General aviation (GA) is defined by the International Civil Aviation Organization (ICAO) as all civil aviation aircraft operations with the exception of commercial air transport or aerial work, which is defined as specialized aviation services for other purposes.However, for statistical purposes ICAO uses a definition of general aviation which includes aerial work. General aviation thus represents the “private transport” and recreational components of aviation.
General Aviation includes commercial activities such as corporate and business aviation, as well as non-commercial activities such as recreational flying. Most commercial aviation activities require at minimum a commercial pilot licence (CPL), and some require an airline transport pilot licence (ATPL). In the United States the pilot in command of a scheduled air carriers’ aircraft must hold an ATPL
Aerial work operations are separated from general aviation by ICAO by this definition. Aerial work is when an aircraft is used for specialized services such as agriculture, construction, photography, surveying, observation and patrol, search and rescue, and aerial advertisement.

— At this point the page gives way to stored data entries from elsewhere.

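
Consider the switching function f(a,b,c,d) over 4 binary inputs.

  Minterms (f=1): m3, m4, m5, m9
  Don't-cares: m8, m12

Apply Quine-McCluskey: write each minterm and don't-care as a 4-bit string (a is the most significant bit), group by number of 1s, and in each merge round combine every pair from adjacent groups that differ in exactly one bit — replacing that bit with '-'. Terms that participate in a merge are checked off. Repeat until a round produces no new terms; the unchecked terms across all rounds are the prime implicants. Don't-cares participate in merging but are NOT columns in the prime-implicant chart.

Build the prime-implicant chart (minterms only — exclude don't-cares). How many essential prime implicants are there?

3

size-2^0 implicants → 0011  0100(✓)  0101(✓)  1000(✓)  1001(✓)  1100(✓)
size-2^1 implicants → -100  010-  1-00  100-
Unchecked terms (primes): -100, 0011, 010-, 1-00, 100-
Minterm coverage:
  m3 ⊆ 0011 [E]
  m4 ⊆ -100,010-
  m5 ⊆ 010- [E]
  m9 ⊆ 100- [E]
E = {0011, 010-, 100-}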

Commercial aviation is not a rigorously defined category. All Commercial Air Transport and Aerial Work operations are regarded as commercial aviation, as well as some General Aviation flights.

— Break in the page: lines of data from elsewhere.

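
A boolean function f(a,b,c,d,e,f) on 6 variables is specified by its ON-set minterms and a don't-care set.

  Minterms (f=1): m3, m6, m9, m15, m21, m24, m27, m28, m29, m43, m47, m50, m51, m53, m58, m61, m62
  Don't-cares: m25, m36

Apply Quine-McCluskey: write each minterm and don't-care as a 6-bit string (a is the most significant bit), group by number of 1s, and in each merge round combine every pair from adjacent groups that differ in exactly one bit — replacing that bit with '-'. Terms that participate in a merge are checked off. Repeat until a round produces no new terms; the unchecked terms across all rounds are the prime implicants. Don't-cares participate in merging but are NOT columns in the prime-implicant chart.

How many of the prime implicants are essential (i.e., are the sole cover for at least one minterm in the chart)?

[col 0] 000011, 000110, 001001*, 001111*, 010101*, 011000*, 011001*, 011011*, 011100*, 011101*, 100100, 101011*, 101111*, 110010*, 110011*, 110101*, 111010*, 111101*, 111110*
[col 1] -01111, -10101*, -11101*, 0-1001, 01-101*, 011-00*, 011-01*, 0110-1, 01100-*, 01110-*, 101-11, 11-010, 11-101*, 11001-, 111-10
[col 2] -1-101, 011-0-
Prime implicants: -01111, -1-101, 0-1001, 000011, 000110, 011-0-, 0110-1, 100100, 101-11, 11-010, 11001-, 111-10
PI chart (minterm → PIs covering it):
  3 | 000011  (sole → essential)
  6 | 000110  (sole → essential)
  9 | 0-1001  (sole → essential)
  15 | -01111  (sole → essential)
  21 | -1-101  (sole → essential)
  24 | 011-0-  (sole → essential)
  27 | 0110-1  (sole → essential)
  28 | 011-0-  (sole → essential)
  29 | -1-101,011-0-
  43 | 101-11  (sole → essential)
  47 | -01111,101-11
  50 | 11-010,11001-
  51 | 11001-  (sole → essential)
  53 | -1-101  (sole → essential)
  58 | 11-010,111-10
  61 | -1-101  (sole → essential)
  62 | 111-10  (sole → essential)
Essential prime implicants: -01111, -1-101, 0-1001, 000011, 000110, 011-0-, 0110-1, 101-11, 11001-, 111-10

10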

Commercial Air Transport is defined as an aircraft operation involving the transport of passengers, cargo or mail for remuneration or hire. It includes scheduled and non-scheduled air transport operations. Aerial Work is defined as an aircraft operation in which an aircraft is used for specialized services such as agriculture, construction, photography, surveying, observation and patrol, search and rescue, advertisement, etc.
Air charter is the business of renting an entire aircraft (i.e., chartering) as opposed to individual aircraft seats (i.e., purchasing a ticket through a traditional airline).
Charter – also called air taxi or ad hoc – flights require certification from the associated country’s civil aviation authority. The regulations are differentiated from typical commercial/passenger service by offering a non-scheduled service. Analogous regulations generally also apply to air ambulance and cargo operators, which are often also ad hoc for-hire services.
It is the purpose of the flight, not the aircraft or pilot, that determines whether the flight is commercial or private For example, if a commercially licensed pilot flies a plane to visit a friend or attend a business meeting, this would be a private flight. Conversely, a private pilot could legally fly a multi-engine complex aircraft carrying passengers for non-commercial purposes (no compensation paid to the pilot, and a pro rata or larger portion of the aircraft operating expenses paid by the pilot).